Ovviamente, tutto ciò venne inviato contro i sette poliziotti.

Il quinto e il sesto campo di forza
Il 24 maggio 2016, in stato di sogno, entrai in interazione con una colonna bianca e un drappo bianco.
La colonna bianca crea tensione alla vittima e il drappo bianco le produce pressione nel corpo per generarle dei blocchi energetici.
Ovviamente, tutto ciò venne inviato contro i sette poliziotti.

Il settimo e l’ottavo campo di forza
Il 25 maggio 2016, in stato di sogno, entrai in interazione con una colonna di energia ed un’entità.
La colonna di energia induce nella vittima lo stato di dormiveglia e l’entità la attacca.
Ovviamente, tutto ciò venne inviato contro i sette poliziotti.

Il nono campo di forza
Il 26 maggio 2016, in stato di sogno, entrai in interazione con un’entità uscita da una fessura (porta dimensione).
L’entità agisce contro la vittima predestinata.
Ovviamente, tutto ciò venne inviato contro i sette poliziotti.
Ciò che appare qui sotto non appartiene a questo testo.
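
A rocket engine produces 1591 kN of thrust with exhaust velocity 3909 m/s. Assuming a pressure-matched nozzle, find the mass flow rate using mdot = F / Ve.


mdot = F / Ve = 1591000 / 3909 = 407.0 kg/s

407.0 kg/s


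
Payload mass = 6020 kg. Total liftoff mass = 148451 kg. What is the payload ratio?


PR = 6020 / 148451 = 0.0406

0.0406


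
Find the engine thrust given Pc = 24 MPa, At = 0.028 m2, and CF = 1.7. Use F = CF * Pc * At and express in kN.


F = 1.7 * 24e6 * 0.028 = 1.1424e+06 N = 1142.4 kN

1142.4 kN


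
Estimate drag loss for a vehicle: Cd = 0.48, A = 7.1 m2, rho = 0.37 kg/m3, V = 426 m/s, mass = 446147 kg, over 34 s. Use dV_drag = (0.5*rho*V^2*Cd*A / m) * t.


D = 0.5 * 0.37 * 426^2 * 0.48 * 7.1 = 114416.99 N
a = 114416.99 / 446147 = 0.2565 m/s2
dV = 0.2565 * 34 = 8.7 m/s

8.7 m/s


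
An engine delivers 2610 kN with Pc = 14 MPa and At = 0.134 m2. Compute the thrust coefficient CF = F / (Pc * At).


CF = 2610000 / (14e6 * 0.134) = 1.39

1.39


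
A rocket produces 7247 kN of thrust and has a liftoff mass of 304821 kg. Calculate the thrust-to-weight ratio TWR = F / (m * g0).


TWR = 7247000 / (304821 * 9.81) = 2.42

2.42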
Ritorno in Repubblica Dominicana
Il 28 maggio 2016 facemmo ritorno in Repubblica Dominicana. Qui decisi di prendere contatto con due delle mie altre tre veggenti, poiché volevo sapere com’era andata a finire con i maledetti sette poliziotti.
N.B. – Si deve sapere che oltre alle tre veggenti italiane (Galbix, Tixian e Nara) dispongo di altre tre veggenti dominicane. Queste ultime hanno la capacità di vedere il passato, il presente e il futuro.

Le altre tre veggenti
Presi contatto con due delle altre tre veggenti, dislocate in Repubblica Dominicana. Tutte e due mi dissero le stesse cose… per quanto riguardava i sette poliziotti mi assicurarono che tre erano stati colpiti, ma non gli altri quattro. Ciò non mi appariva chiaro, non capivo perché solo tre su sette erano stati colpiti dalla mia feroce vendetta. Allora decisi di rivolgermi alle mie tre veggenti ufficiali. Da una (Galbix) di loro mi venne dette che il “Grande Programma” aveva così deciso: “Per gli altri quattro si doveva attendere”.